Will this be the moment when fathers finally listen? Combined as it is with all the trends Rosin tracks, is this what it will take to make the difference we have been hoping for and hinting at for years?

When my boys were infants and we loaded them up into car seats when we left the house I noticed a trend. Most of the time my husband drove (yes, that is a related subject for another time) which meant I was the designated "singer of songs, pointer at interesting things out the window, collector of banana peels and graham cracker wrappers." That made sense. He had his eye on the road. Every so often I would drive, and he would take on the other jobs.

I was repeatedly struck by the fact that when we arrived, the roles continued. Without discussion or planning, the parent who had strapped the boys in and cared for them on the ride, de facto became the parent who fetched drinks, and kept a more watchful eye, and made bathroom trips while we spent time at whatever our destination. There was a mantle of responsibility that came with being the parent who brought them here in the first place, and we wore it without question.
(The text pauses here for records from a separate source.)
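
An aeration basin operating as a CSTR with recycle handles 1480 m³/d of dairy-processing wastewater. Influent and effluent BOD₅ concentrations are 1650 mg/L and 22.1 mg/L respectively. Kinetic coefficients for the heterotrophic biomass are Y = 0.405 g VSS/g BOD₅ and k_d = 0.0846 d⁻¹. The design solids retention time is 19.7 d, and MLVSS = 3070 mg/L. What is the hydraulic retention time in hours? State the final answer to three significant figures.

τ ≈ 38.1 h

From the SRT design equation V = Y Q (S₀−S) θ_c / [X (1 + k_d θ_c)] = 0.405 × 1480 × (1650 − 22.1) × 19.7 / [3070 × (1 + 0.0846 × 19.7)] = 1.92×10^7 / 8187 = 2348 m³.
τ = V/Q = 2348/1480 = 1.587 d, or 38.08 h.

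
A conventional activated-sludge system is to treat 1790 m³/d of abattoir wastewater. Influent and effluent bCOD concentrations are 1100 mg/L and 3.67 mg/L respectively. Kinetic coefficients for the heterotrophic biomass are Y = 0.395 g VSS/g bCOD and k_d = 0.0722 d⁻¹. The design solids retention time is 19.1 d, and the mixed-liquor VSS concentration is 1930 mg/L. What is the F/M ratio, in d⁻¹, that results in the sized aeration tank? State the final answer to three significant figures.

F/M ≈ 0.316 d⁻¹

From the SRT design equation V = Y Q (S₀−S) θ_c / [X (1 + k_d θ_c)] = 0.395 × 1790 × (1100 − 3.67) × 19.1 / [1930 × (1 + 0.0722 × 19.1)] = 1.48×10^7 / 4592 = 3225 m³.
Food-to-microorganism ratio F/M = Q S₀ / (V X) = 1790 × 1100 / (3225 × 1930) = 0.3164 d⁻¹.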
Is that what is finally happening for men? Have women taken the wheel often enough that men can finally be comfortable buckling up and riding shotgun? Will the knowledge that fathers metaphorically strapped the baby in the car, that they built the being that we somehow assumed was more the mother's creation, somehow allow men to feel the kind of complete ownership that society has withheld for thousands of years?

Most of all, will I still be asking these same questions in five years? A decade? Two? When are endings ended and beginnings complete?